Flat Roof

Pitched vs. Flat Roof: Which One Should You Have For Your Property?

Roofing is one of the most crucial decisions you’ll make while having your property built or renovated. Just like in all other parts of a property, we also have a number of options when it comes to roofing material and style.

Pitched roofs are seen in most homes, old and new, while flat roofs are more of a modern type that is also becoming a popular choice. Roofing companies in cities like Salt Lake City in Utah offer both of these roofing styles with different options for material, such as metal, shake, slate, and membrane. That said, let’s take a better look at what these styles and materials can do for your property.

Pitched Roof

Pitched roofs have a sloped structure, and are available in gable and hipped types, both of which are sloping in varying degrees. They could be harder to inspect and maintain because of the sloped structure hazard, but they perform excellently in water drainage.

This could be a better choice if your property is in an area where rains are prevalent. Its tough and stable structure made it a popular and classic choice for many homeowners, and it could fit in both traditional and modern style homes.

Gable roof is a popular type of pitched roof. It has a triangular shape with a steep slope on two sides, providing more space and ventilation for your attic or vaulted ceiling. It easily sheds snow and water, and constructing this roof is easier and affordable compared to other types.

Hipped roof, on the other hand, has slopes on all four sides. The sides are all equal in length, and they come together at the top, forming a ridge. It is sturdier than a gable roof, and they have a top-notch performance in high winds and snow.

Flat Roof

Flat Roof

Flat roofs have no slope and are obtainable in a single-layer membrane, modified bitumen, and built-up types. They are the top choice for contemporary homes. Inspecting and cleaning a flat roof is relatively easier and safer, but overall, it’s a higher-maintenance type.

They don’t perform as excellently in heavy rains because the flat structure doesn’t allow much water drainage. To maximize the longevity of a flat roof, regular inspection is needed. Singe-layer membrane flat roofs are a common choice for commercial constructions.

They’re also known as elastomeric or plastomeric roof membrane. Synthetic rubber is the best material option for a single-layer membrane roof, because of its flexibility and elasticity, allowing it to withstand temperature changes and some impacts.

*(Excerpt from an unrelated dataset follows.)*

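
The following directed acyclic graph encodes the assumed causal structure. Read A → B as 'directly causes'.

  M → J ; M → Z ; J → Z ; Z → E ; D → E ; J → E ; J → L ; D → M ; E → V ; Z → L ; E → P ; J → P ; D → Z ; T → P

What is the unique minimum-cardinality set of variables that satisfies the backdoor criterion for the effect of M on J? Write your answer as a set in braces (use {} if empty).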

Modified bitumen flat roof is an older type. It contains polymer reinforced roof wear or cap sheets. Like single-layer membrane, it’s also elastic and flexible. A built-up flat roof is the oldest type. It is installed using several layers of a special type of asphalt-impregnated roofing felt that’s also embedded in bitumen. It has a wear surface of finely crushed stone granules, which protect the roof against UV rays and weather.

Roofing Materials

For pitched roofs, there are three top materials, namely metal, slate and shake. Metal roofing comes in aluminum, zinc, copper, and stainless steel versions. They are durable and highly resistant to harsh weather conditions.

Other than that, they’re long-lasting, recyclable, and you can even harvest the rainwater that flows down from it. Slate roofing has more aesthetic appeal and elegance. They’re also highly durable, fire-resistant, and recyclable. The price is hefty, making them perfectly suitable for posh homes.

Shake has been a go-to roofing choice for hundreds of years. They’re made of wood, and so they give off a rustic appeal. It has a fire-resistant variety, specifically the Class A fire-rated wood roofing.

With pitched and flat roofs explained, you just gained basic knowledge about your two choices of roofing style, along with their various types and materials. Consult your roof contractor about what would be the best for your property.